To conclude, epidural catheter insertion and intermittent local anesthetic injection were effective methods for the treatment of lower back and sciatica in our patient without side effects and this suggests that this treatment may be effective for similar patients.


Conflict of interest

All authors declare no conflicts-of-interest related to this article.

Fig. 1.
Computed tomograms from a pregnant woman with three-day lower back pain and right leg pain. (A) L4/5 central to left disc herniation, (B) L5/S1, central disc herniation.
Fig. 2.
Possible posture during epidural catheterization. (A) The patient‘s position during epidural catheterization with fluoroscopy.

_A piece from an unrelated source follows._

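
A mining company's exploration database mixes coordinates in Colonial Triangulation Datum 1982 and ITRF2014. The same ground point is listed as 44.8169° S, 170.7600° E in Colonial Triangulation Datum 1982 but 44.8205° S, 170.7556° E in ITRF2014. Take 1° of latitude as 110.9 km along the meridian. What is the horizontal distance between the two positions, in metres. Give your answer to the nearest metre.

Δφ = -44.8205° − -44.8169° = -0.0036°; Δλ = 170.7556° − 170.7600° = -0.0044°.
ΔN = Δφ × 110900 = -399.2 m; ΔE = Δλ × 110900 × cos(-44.8169°) = -0.0044 × 110900 × 0.709363 = -346.1 m.
Distance = √(ΔE² + ΔN²) = √((-346.1)² + (-399.2)²) = 528.4 m.

528 m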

The only position which the patient could bear more than several minutes was standing and leaned table bending back. (B) Lateral view of fluoroscopy after epidural catheter insertion. Anteroposterior view could not be got due to position of patient and narrow space of interventional room. Later view confirmed epidural space and contrast dye spread from L2 lower body to L4 upper body without vessel configuration.